Blockchain for the supply chain: great in theory, hard in practice, says food industry
The practicalities of implementing decentralised blockchain governance, and the fear it raises within the supply chain about a lack of control, remain major stumbling blocks for the technology, said a panel from the food industry at Blockchain Expo in Amsterdam.
The distributed ledger technology remains in its infancy; its role in supply chain tracking is only narrowly tested. This is the case in the food industry, in particular. “Blockchain in food is like teenage sex,” said Vincent Doumeizel, vice president of food and sustainability at Lloyd’s Register, in a memorable, throwaway analogy. “Lots of people are talking about it, but very few are doing it, and those that are are generally doing it badly.”
Even the technology’s principle benefits have shifted in their perception, away from simple traceability. “I don’t think traceability is the most important benefit blockchain can bring,” commented Marieke de Ruyter de Wildt, founder of The Fork, a blockchain consultancy in the agricultural space. ”It is more about risk management. We can do traceability with other cheaper systems today.”
Brian Heinen, the panel chair, and senior strategic producer for Local Producer, a European tech consultancy, responded: “There are three solutions blockchain can bring to a company, whether a startup or a large corporation: traceability, transparency, and governance. I agree blockchain doesn’t help bring any more value in terms of trust than existing systems.”
He panned out. “Blockchain is not so much about tech advancement as community advancement. The ability to participate in new models and systems is exciting. No one has a blueprint yet,” he said.
The challenge for the market is to accept the decentralised governance of data. “A lot of companies are applying old solutions to new models, which is not working well. The biggest advantage of blockchain is being missed. Distributed design should see the rise of a new type of democracy somehow,” said Doumeizel.
The very principle of distributed governance has buoyed innovation in the sector, notably among startups, said de Wildt. “For most enthusiasts, the promise we can redesign a more efficient and sustainable model, is the very reason why they jumped on board in the first place,” she said.
But both private and public sectors are struggling with the challenge to foster a decentralised ledger of logistics, supply chain and trade. “The market is used to a centralised model,” said de Wildt. “To distribute is great in theory, but challenging in real life.”
The private sector is struggling with the prospect of losing control. “For private companies, it is very difficult,” she said. At the same time, the public sector is struggling with bandwidth, in order just to grasp the technical implications. “NGOs are jumping in, but they don’t have capacity.”

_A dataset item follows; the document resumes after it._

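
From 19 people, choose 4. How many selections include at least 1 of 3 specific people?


Complement: C(19,4) - C(16,4) = 3876 - 1820 = 2056

2056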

In the end, “two or three Google-style” blockchain platforms will emerge, suggested de Wildt, citing also the extant challenge for platform providers of supply-chain interoperability.
The supply chain will be simplified, with operatives in the middle entirely removed in some cases, said Lorenzo di Cataldo, business product owner at blockchain platform Ambrosus. “When i call Uber, I call Uber because I trust the platform, and trust that it will get a professional driver. I need the platform. If all the data about the driver is in a blockchain, I don’t need Uber anymore – because I can trust the data is tamper proof. The platform economy will be disrupted sooner or later,” said di Cataldo.
Heinen suggested the role of humans, evidenced by a physical handshake, will remain critical in the blockchain supply chain, between the producer and the purchaser. “Uber is not the best example for me,” he said. “When I speak to social impact agencies, a big question they have, which comes from the farmers at the processing plants, is that ROI is not as big a concern for them as building trust in a traditional way.”
Dermot O’Gorman, chief executive of the World Wide Fund (WWF) for Nature, commented: “It doesn’t get rid of intermediaries, but changes the nature of them.” He described a diamond mining application, deployed by De Beers, that allows miners in Africa to attach photos of diamonds to a blockchain to record their provenance, and their own role in it.
The application runs analysis of the different faces of diamonds, assigning a fingerprint to each stone. It allows photos of the miner to be attached to the record, as well. “They can now sell straight into Europe, and bypass weeks of trading through intermediaries. It is a great example of where blockchain adds value at local level, telling a story of blood-free diamonds at the end,” said O’Gorman.
The cultural change required for the decentralised blockchain model to dominate will take time. But momentum is building, said Doumeizel. “Each time we eat and drink, we vote for the world we want to build. Do you choose sustainable food, which is GM free? We are at the convergence of two powerful forces – of disruptive technologies, like blockchain, and of educated consumers, who know what they want to eat and drink, and how they want to live.”